= John Ramon III of Cardona =

Catalan nobleman

John Ramon III Folch de Cardona i de Prades (9 January 1418 – 18 July 1486) was a Catalan nobleman. John Ramon's titles included Count of Prades (5th), Count of Cardona, Viscount of Vilamur, Baron of Entença, Admiral of Aragon, Captain general of Catalonia as well as Viceroy of Sicily from 1477 to 1479.

== Biography ==

His parents were John Ramon II, 3rd Count of Cardona (14 June 1400 – 1471) and Joana de Prades, heiress of Prades and Entenza. John Ramon III became the fifth count of Prades and viscount of Vilamur upon the resignation of his father in 1445. Upon the death of his father in 1471, he inherited the County of Cardona.

John Ramon III was ambassador to the pope for Alfonso V of Aragon and actively participated in the Cortes from 1449 to 1455.

Shortly before beginning of the Catalan Civil War, John Ramon joined King John II of Aragon's army and was made Captain general. He became the leading military figure of the Civil War, earning the complete trust and protection of John II. In 1465 he was one of the protagonists of the victory at Calaf. For his service he was awarded the Sicilian town of Alì Terme in 1463. After the Catalan war, John Ramon accompanied Ferran, Prince of Girona to the campaign of Roussillon.
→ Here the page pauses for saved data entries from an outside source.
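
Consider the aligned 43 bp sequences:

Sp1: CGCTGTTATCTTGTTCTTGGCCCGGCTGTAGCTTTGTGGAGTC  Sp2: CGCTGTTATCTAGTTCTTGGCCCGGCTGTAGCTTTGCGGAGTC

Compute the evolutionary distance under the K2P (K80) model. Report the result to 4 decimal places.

Of 43 sites, 1 differences are transitions and 1 are transversions, so P = 1/43 ≈ 0.023256 and Q = 1/43 ≈ 0.023256.
Under the Kimura two-parameter model, d = −½ ln(1 − 2P − Q) − ¼ ln(1 − 2Q).
1 − 2P − Q = 0.930232, giving −½ ln(0.930232) = 0.036161.
1 − 2Q = 0.953488, giving −¼ ln(0.953488) = 0.011907.
d = 0.036161 + 0.011907 = 0.048068.

0.0481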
He went on to fight against French troops in the Ampurdan area at battle of Besós.

As Viceroy of Sicily (1477–79), John Ramon moved to Italy accompanied by the infanta Joana, where he repressed the revolt of Leonard de Alagon y de Arborea in Sardinia.

In 1479, John Ramon returned to Catalonia and was the trusted advisor of the new king Ferdinand II of Aragon, whom he counseled for years. In 1484 the king entrusted him as Captain general of the campaigns against the count of Pallars and against the serfs of Pere Joan Sala.

John Ramon III died in 1486.

== Family ==
In 1445, John Ramon III married the dowager countess of Foix, Joana de Urgell i Arago, daughter of James II, Count of Urgell and his wife Isabel of Aragon. She was the widow of John I, Count of Foix.
Their children were:
- James of Cardona
- Juan Ramón Folch IV de Cardona (1446-1513)
- Catalina de Cardona.

His second wife Elisabet de Cabrera, gave him no children, but brought him the revenues of the viscounties of Cabrera and Bas when his father-in-law, Bernat Joan de Cabrera died in 1466. However, John Ramon III had to renounce these properties, to please King John II of Aragon, who divided these spoils between de Sarriera and de Armendaris to pay for their 1471 defection. As compensation, the king of Aragon made count John Ramon III one of the three tenants of the Generalitat de Cataluna.

He also had two illegitimate children :
- Pedro Folc de Cardona (died 1530), viceroy of Catalonia (1521–23) and archbishop of Tarragona (1515–30),
- Juan of Cardona, knight of the order of St. John.